R- C'est effectivement ce dont on parle aujourd'hui. Le secrétariat général des Nations Unies examine actuellement les besoins pour pouvoir ensuite adapter la Force. Ces forces ont, en général, un grand rôle dissuasif ; il est donc important d'apparaître nombreux et armés pour éviter que l'on en ait besoin et si jamais quelque chose se passe, qu'il puisse y avoir effectivement un moyen d'intervention. En Haïti, aujourd'hui, la situation est calme. Mais il y a beaucoup de groupes incontrôlés, armés, et qui peuvent souvent être sous l'emprise de l'alcool et de la drogue. On peut donc toujours avoir des incidents graves. Et il faut être prêt.
Q- Combien d'hommes la France peut-elle mettre à disposition ?

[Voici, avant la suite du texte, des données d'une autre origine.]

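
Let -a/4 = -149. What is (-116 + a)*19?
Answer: 9120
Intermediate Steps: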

R- Dans l'immédiat, nous l'avons dit, il y a un peu moins de 500 militaires qui sont prévus. Il y en a environ 400 aujourd'hui, sur terre. Et nous avions en plus pré-positionné des navires qui auraient pu servir aux évacuations de ressortissants si elles avaient été nécessaires. Ils servent aujourd'hui à apporter notamment du matériel, et pourraient aussi également servir de base pour les hélicoptères que nous avons là. Cela, c'est pour la Force actuelle. Ensuite, nous verrons tous les pays sollicités et qui seront essentiellement des pays de la zone participant à cette Force multinationale, et la France, bien entendu, étant dans la zone à travers les Antilles et la Guyane, sera amenée à y participer, d'autant qu'Haïti est un pays francophone. Nous sommes donc attentifs à la situation.
Q- La France pourrait prendre le commandement de cette force multinationale ? On est demandeur ?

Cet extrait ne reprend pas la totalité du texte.